Я этому Хайяти-заде объясняю: ни разу не был в твоем Киръяте, и я не Иуда, а не Нехемия из Львова, Лембергер фамилия моя.
— Это у христиан такой злодей есть, Иуда из Киръята — ухмыльнулся Леви, — что Иешуа из Нацерета римлянам выдал за 30 шекелей. Он потом удавился — совесть замучила — на иудином дереве с фиолетовыми цветками. Простите меня, но на вашем месте я сделал бы тоже самое. Деревьев в Львове растет достаточно, выбирайте любое. Лучше всего вешаться на конском каштане. Неплохо еще висеть на липе: дерево крепкое, приятно пахнущее. Похороны я оплачу. Вы жить с этим дальше не сможете. А веревку — так уж и быть — дам свою, принесу с Поганки, шелковую, с цветными нитями…

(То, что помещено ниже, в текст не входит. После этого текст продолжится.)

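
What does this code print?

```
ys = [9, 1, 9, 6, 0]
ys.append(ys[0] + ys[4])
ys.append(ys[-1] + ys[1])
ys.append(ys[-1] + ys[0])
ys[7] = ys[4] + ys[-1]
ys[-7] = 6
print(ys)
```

append ys[0]+ys[4] = 9+0 = 9 → [9, 1, 9, 6, 0, 9]
append ys[-1]+ys[1] = 9+1 = 10 → [9, 1, 9, 6, 0, 9, 10]
append ys[-1]+ys[0] = 10+9 = 19 → [9, 1, 9, 6, 0, 9, 10, 19]
ys[7] = ys[4]+ys[-1] = 0+19 = 19 → [9, 1, 9, 6, 0, 9, 10, 19]
ys[-7] = 6 → [9, 6, 9, 6, 0, 9, 10, 19]

[9, 6, 9, 6, 0, 9, 10, 19]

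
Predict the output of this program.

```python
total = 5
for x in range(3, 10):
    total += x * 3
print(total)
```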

— А 30 шекелей?! — с рабби Нехемией случился припадок. — У меня 11 детей! Как же мне вешаться?! Кто о них позаботится?!
Он истерически хохотал, катаясь по полу, выл и скребся, точно пес, без конца поминая эти злосчастные 30 шекелей. Леви безучастно наблюдал за ним.

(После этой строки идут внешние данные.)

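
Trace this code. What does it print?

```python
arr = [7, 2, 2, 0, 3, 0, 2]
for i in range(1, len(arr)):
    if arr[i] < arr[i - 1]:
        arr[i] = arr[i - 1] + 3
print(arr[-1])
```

i=1: 2<7, arr[1] = 7+3 = 10 → [7, 10, 2, 0, 3, 0, 2]
i=2: 2<10, arr[2] = 10+3 = 13 → [7, 10, 13, 0, 3, 0, 2]
i=3: 0<13, arr[3] = 13+3 = 16 → [7, 10, 13, 16, 3, 0, 2]
i=4: 3<16, arr[4] = 16+3 = 19 → [7, 10, 13, 16, 19, 0, 2]
i=5: 0<19, arr[5] = 19+3 = 22 → [7, 10, 13, 16, 19, 22, 2]
i=6: 2<22, arr[6] = 22+3 = 25 → [7, 10, 13, 16, 19, 22, 25]

25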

— Успокоитесь, и я скажу, как можно это исправить — утешил его Леви. — Не валяйтесь по полу, здесь кругом просыпана зола.
— … Простите меня, если сможете — Нехемия упал перед Леви на колени.
— Я давно простил вас, рабби — ответил Леви.
Леви получил все рукописи Эзры д’Альбы — и «Эц даат»[28], и «Пардес римоним»[29], и даже те, о существовании которых слышал впервые.
Все это, аккуратно завернув в талит, он отнес на Армянскую улицу.
Там сидел старый купец Ованес, отправляющий подарки с торговыми караванами. Маленькое помещение под вывеской «Международная армянская доставка» было завалено почти под потолок тюками, ящиками и коробками.
— В Стамбул? — привычным голосом спросил Ованес у Леви, покосившись на его тюрбан.
— Чуточку подальше, в Албанию — ответил он.
— Адрес? — Ованес вынул заложенное за ухо перо и обмакнул его в чернила.
— Ульчин, двор Балшича, для Азиз Мухаммеда Цви.
— Двор Балшича я не знаю, — возразил армянин, — это где? Южнее мечети холостяков?
— Нет, это тюрьма — признался Леви. — Каменная башня.
— В места заключения отправка дороже — предупредил его армянин.
— Ничего, я заплачу — улыбнулся Леви и выложил мешочек золотых монет.
Армянин пересчитал монеты, положил их обратно, добавив: через месяц, не беспокойтесь, доставим в целости и сохранности.
Леви не знал, что Шабтай Цви умрет за день до того, как получит трактаты д’Альбы, потому что в Бессарабии разразятся сражения с турками и купеческий караван пойдет в обход, застрянет на Балканах. Тюки с посылками пролежат все лето в овчарне серба Миленовича, спрятанными в грудах состриженной шерсти. Вместо месяца посылка проблуждает почти год. Но армянские купцы в этом нисколько не виноваты.
Все во власти Аллаха, и армянская служба доставки тоже.